Ordinary people - real characters
“How did we get into this mess?”is the very challenging title of journalist George Monbiot’s latest book.
He investigates the global financial forces that dominate and shape the lives of individual people.
He points out that these global forces are heartless, impersonal, treating human beings with a total disregard to the value of the person.
Men and women should not be viewed as numbers on a multi-national payroll to be hired and fired by the decisions of company boards thousands of miles away.
The treatment of men and women on zero hour contracts is unacceptable because it is an insult to a working person.
The value of the human personality is discredited, the fate of a person’s dependents disregarded, and the worthy of a person devalued.
But people are not like that.
Robert Burns brilliantly describes individual dignity in‘A Man’s a Man for A’That’.“The rank is but the guinea’s stamp, the man the gowd for a’that.”
Again,“The honest man, tho e’er sae poor, Is king o’men for a’ that.”
And finally,“The man o’ independent mind, He looks and laughs an’a’that.”Men and women have minds to think, and through their wisdom to lead decent lives.
Men and women have feelings, feelings of care for others especially their families. These feelings can be wounded by what happens to us.
Or upset when a parent feels unable to look after their children.
How often we hide our feelings behind that brave smile. Ordinary people have a real sense of right and wrong, fairness or inequality as the residents of Grenfell tower have clearly demonstrated.
People have hopes for their future and that of their children.

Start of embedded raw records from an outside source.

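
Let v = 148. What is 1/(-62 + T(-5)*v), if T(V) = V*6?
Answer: -1/4502 ≈ -0.00022212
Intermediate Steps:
T(V) = 6*V
1/(-62 + T(-5)*v) = 1/(-62 + (6*(-5))*148) = 1/(-62 - 30*148) = 1/(-62 - 4440) = 1/(-4502) = -1/4502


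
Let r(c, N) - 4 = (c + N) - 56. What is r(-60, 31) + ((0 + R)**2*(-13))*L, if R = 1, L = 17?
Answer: -302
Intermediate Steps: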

We feel it is worthwhile making the effort for others.
Ordinary people have standards often summed up in the west of Scotland verdict“It’s no decent”, when something terrible occurs.

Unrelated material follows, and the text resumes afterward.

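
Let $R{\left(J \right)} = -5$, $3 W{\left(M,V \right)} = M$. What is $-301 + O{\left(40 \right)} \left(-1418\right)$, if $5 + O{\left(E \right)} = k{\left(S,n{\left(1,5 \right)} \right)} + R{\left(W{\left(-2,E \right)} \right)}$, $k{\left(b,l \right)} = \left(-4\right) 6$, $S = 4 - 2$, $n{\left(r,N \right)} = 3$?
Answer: $47911$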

Jesus got on best with ordinary people, for Jesus was a people’s man. He mixed with the ordinary people, the ones you would pass by in the street without noticing them (Luke 15.1-2).
In Matthew 8 and 9 there is a collection of incidents involving Jesus.

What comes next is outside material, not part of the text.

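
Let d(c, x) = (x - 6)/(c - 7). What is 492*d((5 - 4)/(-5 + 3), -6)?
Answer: 3936/5 ≈ 787.20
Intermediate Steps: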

There are 10 healings and three scenes of confrontation. But in the concluding sentence we read: “When he saw the crowd Jesus had compassion on them for they were helpless and harassed” (Matthew 9.36). So, always remember, Jesus feels deeply for you.
“Jesus saw the crowd and he had compassion for them.”The Greek word for‘compassion’is very strong and is virtually untranslatable.
Jesus really felt for people. When Jesus saw the grave of his close friend Lazarus he was moved, he knew how that lovely home was suffering.“Jesus wept” (John 11.35).
Jesus did not remain indifferent when the distraught father of the epileptic boy begged for his healing help.“I begged your disciples but they could not help me.”“Lord I believe, help me in my unbelief”(Mark 9.24). Do not imagine that Jesus remained unmoved.
As the father yearned for the healing of his sick son, Jesus felt intensely the yearning of his Father God for God’s sick and lost children.
Jesus also knew how these lost children of men were to be restored.
The father’s plea“If you can”is answered by Jesus’“Yes I can.”But the effort cost Jesus dearly. Jesus told his disciples:“This type of healing is only accomplished through deep spiritual struggling and agony.”
That is the real meaning of Mark 9.29. Jesus really felt for people, and still does.
If only people today experienced that deep side to Jesus of Nazareth.
Jesus cares for people today. Jesus is not far away in some church establishment, but is rubbing shoulders with you in bus and train, feeling for you in your homes and families, hopes and fears. Jesus gave the people the Lord’s Prayer in their own language of Aramaic.
Nowadays, Jesus gives us God’s Word in our language. Jesus gives us God’s assistance through human hands, Jesus floods us with God’s grace and love through human hearts.
This is the Jesus Christ whom the people of Scotland no longer recognise.
Jesus still calls out:“Come unto me and I will give you rest.” (Matthew 11.28).